X-Forwarded-For

The X- Forwarded- For ( XFF ) is a de facto standard HTTP header entry in the Internet. The header is used to convey the user's IP address, if the access by a proxy at a web server.

Mostly, these proxies are part of large Internet Service Providers ( ISP) that either encourage or force the customer (in the case of AOL when using the in-house software or in some mobile phone companies for compression ), or to use the proxy server. In some cases, these proxies are transparent and only operate as a cache, since the traffic no longer has to leave the network of the provider (and thus the ISP costs less ).
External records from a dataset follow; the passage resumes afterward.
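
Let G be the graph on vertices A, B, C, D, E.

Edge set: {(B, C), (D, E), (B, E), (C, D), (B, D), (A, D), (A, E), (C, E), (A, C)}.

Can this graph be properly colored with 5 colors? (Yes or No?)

The chromatic number is 4. A, C, D, E are pairwise adjacent (a clique of size 4), so at least 4 colors are needed.
4 colors suffice: color 1 → {C}; color 2 → {D}; color 3 → {E}; color 4 → {A, B}.
Since 5 ≥ 4, a proper 5-coloring certainly exists.

Yes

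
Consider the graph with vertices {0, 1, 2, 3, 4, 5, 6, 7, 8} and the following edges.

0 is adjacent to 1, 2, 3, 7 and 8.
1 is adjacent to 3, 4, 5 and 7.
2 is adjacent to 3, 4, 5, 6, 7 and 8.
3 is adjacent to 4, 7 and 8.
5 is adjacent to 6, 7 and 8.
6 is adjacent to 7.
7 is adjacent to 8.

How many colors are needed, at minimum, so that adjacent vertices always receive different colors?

5

0, 2, 3, 7, 8 are mutually adjacent (a clique of size 5), so at least 5 colors are needed.
5 colors suffice: 0=d, 1=a, 2=a, 3=c, 4=b, 5=c, 6=d, 7=b, 8=e. Every edge joins two different colors.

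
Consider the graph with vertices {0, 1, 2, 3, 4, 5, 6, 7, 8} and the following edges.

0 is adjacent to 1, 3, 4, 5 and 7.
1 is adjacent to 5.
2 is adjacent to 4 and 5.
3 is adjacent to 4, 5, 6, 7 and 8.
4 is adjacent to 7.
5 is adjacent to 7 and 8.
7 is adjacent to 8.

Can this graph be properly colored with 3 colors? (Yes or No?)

No

0, 3, 4, 7 are mutually adjacent (a clique of size 4), so at least 4 colors are needed.
So 3 colors are not enough.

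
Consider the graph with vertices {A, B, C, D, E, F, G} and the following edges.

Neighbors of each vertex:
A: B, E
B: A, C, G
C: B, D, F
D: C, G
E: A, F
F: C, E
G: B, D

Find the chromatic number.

3

The cycle B-A-E-F-C-B has odd length 5, so it cannot be 2-colored; at least 3 colors are needed.
One proper 3-coloring: A=3, B=2, C=1, D=2, E=1, F=2, G=1. Every edge joins two different colors.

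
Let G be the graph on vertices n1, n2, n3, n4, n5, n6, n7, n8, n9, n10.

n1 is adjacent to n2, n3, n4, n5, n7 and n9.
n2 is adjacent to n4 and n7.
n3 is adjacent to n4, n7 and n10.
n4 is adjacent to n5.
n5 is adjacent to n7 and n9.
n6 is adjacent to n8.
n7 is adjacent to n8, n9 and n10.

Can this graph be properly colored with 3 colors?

n1, n5, n7, n9 are pairwise adjacent (a clique of size 4), so at least 4 colors are needed.
So 3 colors are not enough.

No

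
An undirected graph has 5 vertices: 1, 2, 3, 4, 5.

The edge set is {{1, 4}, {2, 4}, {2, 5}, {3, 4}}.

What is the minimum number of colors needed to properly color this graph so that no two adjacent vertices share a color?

2

1 and 4 are adjacent, so at least 2 colors are needed.
2 colors suffice: color red → {4, 5}; color blue → {1, 2, 3}. Every edge joins two different colors.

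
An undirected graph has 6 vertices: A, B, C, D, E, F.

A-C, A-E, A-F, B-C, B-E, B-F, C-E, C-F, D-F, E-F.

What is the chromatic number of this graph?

B, C, E, F are pairwise adjacent (a clique of size 4), so at least 4 colors are needed.
One proper 4-coloring: A=4, B=4, C=3, D=2, E=2, F=1. Every edge joins two different colors.

4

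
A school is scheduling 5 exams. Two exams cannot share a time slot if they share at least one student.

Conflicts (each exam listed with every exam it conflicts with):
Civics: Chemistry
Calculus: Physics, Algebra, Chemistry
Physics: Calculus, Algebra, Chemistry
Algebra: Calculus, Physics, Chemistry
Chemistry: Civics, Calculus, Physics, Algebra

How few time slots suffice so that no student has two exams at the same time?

Calculus, Physics, Algebra, Chemistry pairwise conflict, so at least 4 time slots are needed.
Using 4 time slots: Civics=2, Calculus=4, Physics=2, Algebra=3, Chemistry=1. No two conflicting exams share a time slot.

4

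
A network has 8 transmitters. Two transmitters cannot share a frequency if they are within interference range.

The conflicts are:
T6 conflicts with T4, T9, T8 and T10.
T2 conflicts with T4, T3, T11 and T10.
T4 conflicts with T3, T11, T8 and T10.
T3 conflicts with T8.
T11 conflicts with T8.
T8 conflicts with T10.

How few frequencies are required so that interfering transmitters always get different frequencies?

T6, T4, T8, T10 pairwise conflict, so at least 4 frequencies are needed.
A valid assignment using 4 frequencies: T6=4, T2=2, T4=1, T3=3, T9=1, T11=3, T8=2, T10=3. Every pair that conflicts lands in different frequencies.

4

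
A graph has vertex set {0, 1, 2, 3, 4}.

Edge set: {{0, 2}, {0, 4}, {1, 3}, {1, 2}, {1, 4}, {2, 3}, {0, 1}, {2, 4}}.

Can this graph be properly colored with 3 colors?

No

0, 1, 2, 4 form a clique, so at least 4 colors are needed.
So 3 colors are not enough.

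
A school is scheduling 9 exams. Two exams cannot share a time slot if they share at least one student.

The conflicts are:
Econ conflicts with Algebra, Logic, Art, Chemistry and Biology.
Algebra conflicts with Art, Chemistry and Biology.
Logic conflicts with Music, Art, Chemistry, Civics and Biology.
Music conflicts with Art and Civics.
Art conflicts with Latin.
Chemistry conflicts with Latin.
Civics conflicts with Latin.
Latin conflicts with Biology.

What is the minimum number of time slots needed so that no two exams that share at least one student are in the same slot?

Econ, Logic, Chemistry all conflict with each other, so at least 3 time slots are needed.
3 time slots suffice: Econ=3, Algebra=1, Logic=1, Music=3, Art=2, Chemistry=2, Civics=2, Latin=1, Biology=2. Every pair that conflicts lands in different time slots.

3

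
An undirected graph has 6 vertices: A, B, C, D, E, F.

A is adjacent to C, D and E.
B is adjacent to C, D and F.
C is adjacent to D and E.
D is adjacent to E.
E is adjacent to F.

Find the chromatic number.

A, C, D, E are mutually adjacent (a clique of size 4), so at least 4 colors are needed.
4 colors suffice: color 1 → {B, E}; color 2 → {D, F}; color 3 → {C}; color 4 → {A}. No two adjacent vertices share a color.

4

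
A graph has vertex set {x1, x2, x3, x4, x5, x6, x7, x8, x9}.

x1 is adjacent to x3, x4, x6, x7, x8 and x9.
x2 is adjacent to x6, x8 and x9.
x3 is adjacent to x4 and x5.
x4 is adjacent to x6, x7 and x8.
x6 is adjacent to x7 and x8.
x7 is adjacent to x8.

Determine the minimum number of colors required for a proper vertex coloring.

x1, x4, x6, x7, x8 are mutually adjacent (a clique of size 5), so at least 5 colors are needed.
5 colors suffice: color 1 → {x1, x2, x5}; color 2 → {x4, x9}; color 3 → {x3, x8}; color 4 → {x6}; color 5 → {x7}. Every edge joins two different colors.

5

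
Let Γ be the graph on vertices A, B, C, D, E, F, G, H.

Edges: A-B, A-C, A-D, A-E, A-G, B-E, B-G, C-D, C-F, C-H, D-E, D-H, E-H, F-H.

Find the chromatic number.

3

C, F, H form a triangle, so at least 3 colors are needed.
3 colors suffice: A=red, B=green, C=blue, D=green, E=blue, F=green, G=blue, H=red. Each edge has distinct colors on its endpoints.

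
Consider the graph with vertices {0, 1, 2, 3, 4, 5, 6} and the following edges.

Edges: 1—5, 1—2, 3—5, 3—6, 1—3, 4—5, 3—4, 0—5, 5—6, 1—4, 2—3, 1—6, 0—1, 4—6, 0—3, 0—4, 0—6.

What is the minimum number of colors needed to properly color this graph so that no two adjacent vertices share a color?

6

0, 1, 3, 4, 5, 6 form a clique, so at least 6 colors are needed.
6 colors suffice: 0=orange, 1=red, 2=green, 3=blue, 4=purple, 5=green, 6=yellow. Each edge has distinct colors on its endpoints.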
In non-transparent proxies, however, the opposite is the IP address of the proxy known, he has no insight into the real address of the client. This makes the proxy to an anonymizer service. XFF was created to give the server the ability to identify clients individually. Without the XFF header a web server would only see the IP address of the proxy, not the real user's IP address.

Format

X - Forwarded-For: client1, proxy1, proxy2 Client1 is the original IP address of the client. proxy1 and proxy2 are the IP addresses of the intervening proxies. The first IP address is always that of the original client, and the last of the proxy that has passed through the request before the proxy, the IP address of the server sees ( Proxy3 ).

The XFF header is thus vulnerable to counterfeiting. If so, a list of known, trusted proxies - if all proxies involved are listed on such a list, it can be assumed that the given client IP address is correct.

Software

XFF - sending is supported by many proxies, and others, Squid, Apache mod_proxy, Pound, Varnish cache, IronPort Web Security Appliance, F5 Big-IP, Blue Coat ProxySG, Cisco Cache Engine, Finjan 's Vital Security, NetApp NetCache, USP Secure Entry Server, jetNEXUS, Crescendo Networks ' Maestro and Microsoft ISA Server 2004/2006 with the extension Winfrasoft X - Forwarded-For for ISA Server.